Comment l’oublier ? Richard Sibaï, 54 ans aujourd’hui, a dû fuir Homs il y a onze ans. La ville de Syrie qui l’a vu grandir et s’épanouir bascule dans la révolution en mars 2011.
À l’époque, il est à la tête d’une entreprise de création de cartes de mariage de luxe. Un business florissant au Moyen Orient, où l’on ne se marie jamais à moins de 700 invités. Mais en trois mois, la guerre ravage tout. Son usine est détruite, son affaire est réduite à néant. Son succès financier fait de lui une cible privilégiée. « J’étais un homme d’affaires connu, mon père, chef d’entreprise dans la mode, encore plus. Ma vie, celle de ma famille étaient menacées.»

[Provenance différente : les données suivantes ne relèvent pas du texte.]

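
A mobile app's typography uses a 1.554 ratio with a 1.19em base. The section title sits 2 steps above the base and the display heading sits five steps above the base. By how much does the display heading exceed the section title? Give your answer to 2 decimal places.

Step 2: 1.19 × 1.554² = 2.8738em
Step 5: 1.19 × 1.554⁵ = 10.7846em
Difference: 10.7846 − 2.8738 = 7.9108em

7.91em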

Les Sibaï s’installent d’abord à Damas, mais là-bas aussi, les combats font rage. Il leur faut quitter la Syrie. « C’était très compliqué de sortir du pays. J’ai décidé de partir seul et de trouver un moyen d’évacuer ma famille ensuite, en toute sécurité. Quand j’ai quitté ma femme et mes trois enfants ce jour-là, j’ignorais dans combien de temps je les reverrai. Un mois ? Dix ans ? Je ne le savais pas encore, mais c’était la dernière fois que je voyais mon père. »

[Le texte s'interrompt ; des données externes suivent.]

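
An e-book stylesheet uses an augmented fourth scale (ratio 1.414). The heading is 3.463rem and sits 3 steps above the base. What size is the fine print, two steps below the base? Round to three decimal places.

0.613rem

3.463 ÷ 1.414⁵ = 3.463 ÷ 5.65258 ≈ 0.613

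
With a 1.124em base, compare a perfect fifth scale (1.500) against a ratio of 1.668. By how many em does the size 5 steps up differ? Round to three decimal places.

Perfect fifth: 1.124 × 1.500⁵ = 8.53538em
At 1.668: 1.124 × 1.668⁵ = 14.51264em
Difference: 14.51264 − 8.53538 = 5.97726em

5.977em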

Encore animé par la peur du régime, Richard n’en dira pas plus sur les conditions qui lui ont permis de fuir le pays pour rejoindre Paris. À son arrivée dans la capitale, il se renseigne pour trouver le moyen le plus sûr de faire venir sa famille. Il joue des quelques connaissances de son réseau de businessman. « Avec mon père dans le prêt-à-porter, j’étais souvent venu à Paris pour le travail ou pour le plaisir. » De la France, il connaît aussi La Rochelle, où il a passé quelques étés, enfant. « Mon oncle maternel était médecin généraliste là-bas. Malheureusement, j’avais perdu tout contact avec lui à ce moment-là. » C’est finalement le hasard de l’administration qui le conduira à Niort, à quelques kilomètres seulement du port rochelais qu’il a si bien connu petit. « Je me suis dit que c’était un signe. Un très bon signe. » Après deux semaines en France, Richard parvient à faire venir sa femme et ses trois enfants auprès de lui et à fuir la guerre, une bonne fois pour toutes.
« Fuir la guerre, je n’aurai jamais imaginé avoir à faire ça un jour, en Ukraine, en 2022.» Une décennie plus tard, Lizochka Popova a elle aussi trouvé en Niort son refuge.
Face au récit de Richard, elle se sent moins seule, mais s’inquiète. « Il pensait rester en France pour quelques mois, et aujourd’hui, il est toujours là. » La jeune mère de famille ukrainienne qui espère retrouver sa vie d’avant, a cru jusqu’aux derniers instants que le conflit n’aurait pas lieu. « Le 23 février était une belle journée. La boutique avait bien tourné. Le soir, je suis rentrée chez moi heureuse à l’idée de célébrer mon anniversaire le lendemain. Mais je n’ai jamais pu souffler mes bougies. » Liza entend le discours de Vladimir Poutine ce soir-là mais n’y croit pas. « Je me suis simplement dit qu’il était fou, qu’il cherchait à nous faire peur, comme avec la Crimée. Je n’imaginais pas qu’il nous bombarderait quelques heures plus tard. »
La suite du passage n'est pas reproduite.